Cependant, bien que, pour le moment, les scientifiques ne sont pas capables de parler de ce qui se passe dans le cerveau au cours d’une séance, nous pouvons encore utiliser des preuves scientifiques pour déconsidérer certains des mythes existants et réfléchir sérieusement.
QUELS SONT LES ÉTATS MODIFIÉS DE CONSCIENCE?
La conscience est le fait d’être conscient de tout ce qui se passe, tant dans le monde extérieur que dans notre esprit. Notre conscience s’écoule comme une rivière d’expériences qui forme l’histoire de nos vies. Du point de vue subjectif, notre conscience est tout. Bien sûr, objectivement, il n’y a pas de réalité extérieure qui ne fait pas partie de ce que nous faisons.

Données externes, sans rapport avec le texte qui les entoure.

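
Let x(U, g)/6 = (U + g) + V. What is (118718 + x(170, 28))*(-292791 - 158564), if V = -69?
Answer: -53933311660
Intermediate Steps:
x(U, g) = -414 + 6*U + 6*g (x(U, g) = 6*((U + g) - 69) = 6*(-69 + U + g) = -414 + 6*U + 6*g)
(118718 + x(170, 28))*(-292791 - 158564) = (118718 + (-414 + 6*170 + 6*28))*(-292791 - 158564) = (118718 + (-414 + 1020 + 168))*(-451355) = (118718 + 774)*(-451355) = 119492*(-451355) = -53933311660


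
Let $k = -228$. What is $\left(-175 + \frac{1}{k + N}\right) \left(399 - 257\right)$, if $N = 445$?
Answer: $- \frac{5392308}{217} \approx -24849.0$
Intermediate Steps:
$\left(-175 + \frac{1}{k + N}\right) \left(399 - 257\right) = \left(-175 + \frac{1}{-228 + 445}\right) \left(399 - 257\right) = \left(-175 + \frac{1}{217}\right) 142 = \left(- \frac{37974}{217}\right) 142 = - \frac{5392308}{217}$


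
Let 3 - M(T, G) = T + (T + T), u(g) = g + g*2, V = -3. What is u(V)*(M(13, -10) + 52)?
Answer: -144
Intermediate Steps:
u(g) = 3*g (u(g) = g + 2*g = 3*g)
M(T, G) = 3 - 3*T (M(T, G) = 3 - (T + (T + T)) = 3 - (T + 2*T) = 3 - 3*T)
u(V)*(M(13, -10) + 52) = (3*(-3))*((3 - 3*13) + 52) = -9*((3 - 39) + 52) = -9*(-36 + 52) = -9*16 = -144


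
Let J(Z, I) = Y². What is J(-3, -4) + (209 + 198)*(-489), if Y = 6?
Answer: -198987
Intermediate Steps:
J(Z, I) = 36 (J(Z, I) = 6² = 36)
J(-3, -4) + (209 + 198)*(-489) = 36 + (209 + 198)*(-489) = 36 + 407*(-489) = 36 - 199023 = -198987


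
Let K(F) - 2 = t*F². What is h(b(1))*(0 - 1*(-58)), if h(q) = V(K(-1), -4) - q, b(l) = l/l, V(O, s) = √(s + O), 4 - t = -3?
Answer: -58 + 58*√5 ≈ 71.692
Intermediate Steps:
t = 7 (t = 4 - 1*(-3) = 4 + 3 = 7)
K(F) = 2 + 7*F²
V(O, s) = √(O + s)
b(l) = 1
h(q) = √5 - q (h(q) = √((2 + 7*(-1)²) - 4) - q = √((2 + 7*1) - 4) - q = √((2 + 7) - 4) - q = √(9 - 4) - q = √5 - q)
h(b(1))*(0 - 1*(-58)) = (√5 - 1*1)*(0 - 1*(-58)) = (√5 - 1)*(0 + 58) = (-1 + √5)*58 = -58 + 58*√5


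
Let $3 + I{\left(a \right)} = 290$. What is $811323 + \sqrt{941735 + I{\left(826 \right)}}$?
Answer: $811323 + \sqrt{942022} \approx 8.1229 \cdot 10^{5}$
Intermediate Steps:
$I{\left(a \right)} = 287$ ($I{\left(a \right)} = -3 + 290 = 287$)
$811323 + \sqrt{941735 + I{\left(826 \right)}} = 811323 + \sqrt{941735 + 287} = 811323 + \sqrt{942022}$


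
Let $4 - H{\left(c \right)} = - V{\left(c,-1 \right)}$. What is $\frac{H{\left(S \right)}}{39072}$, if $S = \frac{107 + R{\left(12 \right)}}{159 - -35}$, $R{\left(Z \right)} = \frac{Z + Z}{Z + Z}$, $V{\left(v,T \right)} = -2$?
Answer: $\frac{1}{19536} \approx 5.1188 \cdot 10^{-5}$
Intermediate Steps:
$R{\left(Z \right)} = 1$ ($R{\left(Z \right)} = \frac{2 Z}{2 Z} = 2 Z \frac{1}{2 Z} = 1$)
$S = \frac{54}{97}$ ($S = \frac{107 + 1}{159 - -35} = \frac{108}{159 + 35} = \frac{108}{194} = 108 \cdot \frac{1}{194} = \frac{54}{97} \approx 0.5567$)
$H{\left(c \right)} = 2$ ($H{\left(c \right)} = 4 - \left(-1\right) \left(-2\right) = 4 - 2 = 2$)
$\frac{H{\left(S \right)}}{39072} = \frac{2}{39072} = 2 \cdot \frac{1}{39072} = \frac{1}{19536}$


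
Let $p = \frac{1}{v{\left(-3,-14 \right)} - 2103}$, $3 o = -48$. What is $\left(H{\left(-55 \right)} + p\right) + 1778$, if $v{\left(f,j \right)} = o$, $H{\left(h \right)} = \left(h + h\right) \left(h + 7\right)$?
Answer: $\frac{14955901}{2119} \approx 7058.0$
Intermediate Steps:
$H{\left(h \right)} = 2 h \left(7 + h\right)$
$o = -16$ ($o = \frac{1}{3} \left(-48\right) = -16$)
$v{\left(f,j \right)} = -16$
$p = - \frac{1}{2119}$ ($p = \frac{1}{-16 - 2103} = \frac{1}{-2119} = - \frac{1}{2119} \approx -0.00047192$)
$\left(H{\left(-55 \right)} + p\right) + 1778 = \left(2 \left(-55\right) \left(7 - 55\right) - \frac{1}{2119}\right) + 1778 = \left(2 \left(-55\right) \left(-48\right) - \frac{1}{2119}\right) + 1778 = \left(5280 - \frac{1}{2119}\right) + 1778 = \frac{11188319}{2119} + 1778 = \frac{14955901}{2119}$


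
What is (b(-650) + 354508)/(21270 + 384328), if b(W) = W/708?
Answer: 125495507/143581692 ≈ 0.87404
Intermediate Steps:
b(W) = W/708 (b(W) = W*(1/708) = W/708)
(b(-650) + 354508)/(21270 + 384328) = ((1/708)*(-650) + 354508)/(21270 + 384328) = (-325/354 + 354508)/405598 = (125495507/354)*(1/405598) = 125495507/143581692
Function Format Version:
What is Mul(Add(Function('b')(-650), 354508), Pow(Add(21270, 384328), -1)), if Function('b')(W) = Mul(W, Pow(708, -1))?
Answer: Rational(125495507, 143581692) ≈ 0.87404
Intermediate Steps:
Function('b')(W) = Mul(Rational(1, 708), W) (Function('b')(W) = Mul(W, Rational(1, 708)) = Mul(Rational(1, 708), W))
Mul(Add(Function('b')(-650), 354508), Pow(Add(21270, 384328), -1)) = Mul(Add(Mul(Rational(1, 708), -650), 354508), Pow(Add(21270, 384328), -1)) = Mul(Add(Rational(-325, 354), 354508), Pow(405598, -1)) = Mul(Rational(125495507, 354), Rational(1, 405598)) = Rational(125495507, 143581692)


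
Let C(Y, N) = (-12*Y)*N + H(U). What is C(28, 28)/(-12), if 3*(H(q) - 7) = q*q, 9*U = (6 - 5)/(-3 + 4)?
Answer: 1142221/1458 ≈ 783.42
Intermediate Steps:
U = ⅑ (U = ((6 - 5)/(-3 + 4))/9 = (1/1)/9 = (1*1)/9 = (⅑)*1 = ⅑ ≈ 0.11111)
H(q) = 7 + q²/3 (H(q) = 7 + (q*q)/3 = 7 + q²/3)
C(Y, N) = 1702/243 - 12*N*Y (C(Y, N) = (-12*Y)*N + (7 + (⅑)²/3) = -12*N*Y + (7 + (⅓)*(1/81)) = -12*N*Y + (7 + 1/243) = -12*N*Y + 1702/243 = 1702/243 - 12*N*Y)
C(28, 28)/(-12) = (1702/243 - 12*28*28)/(-12) = (1702/243 - 9408)*(-1/12) = -2284442/243*(-1/12) = 1142221/1458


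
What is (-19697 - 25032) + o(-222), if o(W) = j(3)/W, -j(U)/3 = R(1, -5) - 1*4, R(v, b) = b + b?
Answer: -1654980/37 ≈ -44729.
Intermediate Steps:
R(v, b) = 2*b
j(U) = 42 (j(U) = -3*(2*(-5) - 1*4) = -3*(-10 - 4) = -3*(-14) = 42)
o(W) = 42/W
(-19697 - 25032) + o(-222) = (-19697 - 25032) + 42/(-222) = -44729 + 42*(-1/222) = -44729 - 7/37 = -1654980/37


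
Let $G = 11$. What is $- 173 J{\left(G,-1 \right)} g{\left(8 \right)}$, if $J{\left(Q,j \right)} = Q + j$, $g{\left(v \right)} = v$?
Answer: $-13840$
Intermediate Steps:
$- 173 J{\left(G,-1 \right)} g{\left(8 \right)} = - 173 \left(11 - 1\right) 8 = \left(-173\right) 10 \cdot 8 = \left(-1730\right) 8 = -13840$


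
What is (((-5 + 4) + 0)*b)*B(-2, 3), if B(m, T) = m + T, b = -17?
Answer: 17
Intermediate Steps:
B(m, T) = T + m
(((-5 + 4) + 0)*b)*B(-2, 3) = (((-5 + 4) + 0)*(-17))*(3 - 2) = ((-1 + 0)*(-17))*1 = -1*(-17)*1 = 17*1 = 17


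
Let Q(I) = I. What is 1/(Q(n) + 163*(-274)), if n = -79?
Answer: -1/44741 ≈ -2.2351e-5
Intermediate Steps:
1/(Q(n) + 163*(-274)) = 1/(-79 + 163*(-274)) = 1/(-79 - 44662) = 1/(-44741) = -1/44741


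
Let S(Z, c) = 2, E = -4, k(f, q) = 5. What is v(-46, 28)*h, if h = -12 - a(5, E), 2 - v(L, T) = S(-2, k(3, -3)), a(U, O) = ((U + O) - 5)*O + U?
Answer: 0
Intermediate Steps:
a(U, O) = U + O*(-5 + O + U) (a(U, O) = ((O + U) - 5)*O + U = (-5 + O + U)*O + U = O*(-5 + O + U) + U = U + O*(-5 + O + U))
v(L, T) = 0 (v(L, T) = 2 - 1*2 = 2 - 2 = 0)
h = -33 (h = -12 - (5 + (-4)**2 - 5*(-4) - 4*5) = -12 - (5 + 16 + 20 - 20) = -12 - 1*21 = -12 - 21 = -33)
v(-46, 28)*h = 0*(-33) = 0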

Notre état de conscience forme et colorise les événements de notre vie quotidienne. La réalité que nous percevons est altérée par le filtre de notre conscience : elle disparaît lorsque nous dormons et prend une intensité exceptionnelle dans des situations de danger dans lesquelles notre cerveau devient plus attentif à notre environnement.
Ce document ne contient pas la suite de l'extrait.